Könnte es also nicht auch sein, dass die Korsakows dieses Landes wütend auf diese Entwicklung sind, weil dasselbe System, das sie einst aus ihrem provinzialen Scheißloch herausholte und ihnen einen festen Platz zugewiesen hatte, auch durch die offenere mediale Berichterstattung zunehmend an Renommee einbüßt, während sich das neue einfach nur als unfähig und erniedrigend erweist? Ein Platz, der zumindest unserem Korsakow Autorität verlieh und damit Macht und um den er nun vielleicht fürchtet. Wegen der vielen Schwarzärsche zum Beispiel, die ihm diesen Platz streitig machen könnten, obwohl sie die niedersten Posten in der Armee und selbst in den einfachen Mannschaften den niedersten Status inne haben. Vielleicht hat Korsakow also einfach nur Angst. Aber nicht davor, dass das Land den Bach runtergehen könnte, sondern davor, dass die Medien so lange bohren könnten, bis sein ruhiges, geregeltes Leben in den alten Bahnen gehörig ins Wanken geraten würde? Wer will die Leiter schon gerne wieder runterklettern.

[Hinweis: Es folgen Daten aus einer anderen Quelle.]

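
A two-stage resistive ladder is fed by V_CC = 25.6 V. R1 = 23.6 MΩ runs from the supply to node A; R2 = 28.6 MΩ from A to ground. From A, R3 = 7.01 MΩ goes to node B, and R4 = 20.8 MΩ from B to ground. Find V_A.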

Ich komme zu dem Schluss, dass, wer seine Zeitung heute abbestellt, dies nicht etwa tut, weil die Medien heute weniger vertrauenswürdig sind als früher, sondern weil er es nicht gewohnt ist, seine bisherige Lebensrealität und damit auch sich selbst zu hinterfragen. Weil selbst die hinterwäldlerische Enge des weit abgelegenen Dorfes ihm keinen Schutz vor Veränderungen und der sie begleitenden Unsicherheit mehr bietet. Weil er sich vielmehr danach sehnt, dass ihm einfache Lösungen und ein klar identifizierter Schuldiger für die Misslagen ihres Lebens präsentiert werden, nach jemandem, der ihre Wut versteht, statt sie zu verurteilen – und die heutigen sich langsam öffnenden Medien diesem Anspruch zunehmend nicht mehr nachkommen. Er muss jetzt selbst nachdenken und abwägen, ein objektives und menschliches Urteilsvermögen entwickeln – und entscheidet sich mit abnehmendem Bildungsstand zunehmend für das wohl Vertraute am kostenlosen Dorfstammtisch oder beim Ortsgruppentreff der KP, wo die alten Werte nach wie vor uneingschränkten Bestand haben und Pluralismus und Faktentreue Teufelszeug sind.

Ich bin verwirrt über den Taumel meiner Gedanken. Der pure Defätismus ist das, sodass ich sie lieber für mich behalte. Sonst muss ich ab morgen alleine zum Rauchen – und nachts um meine Eier fürchten.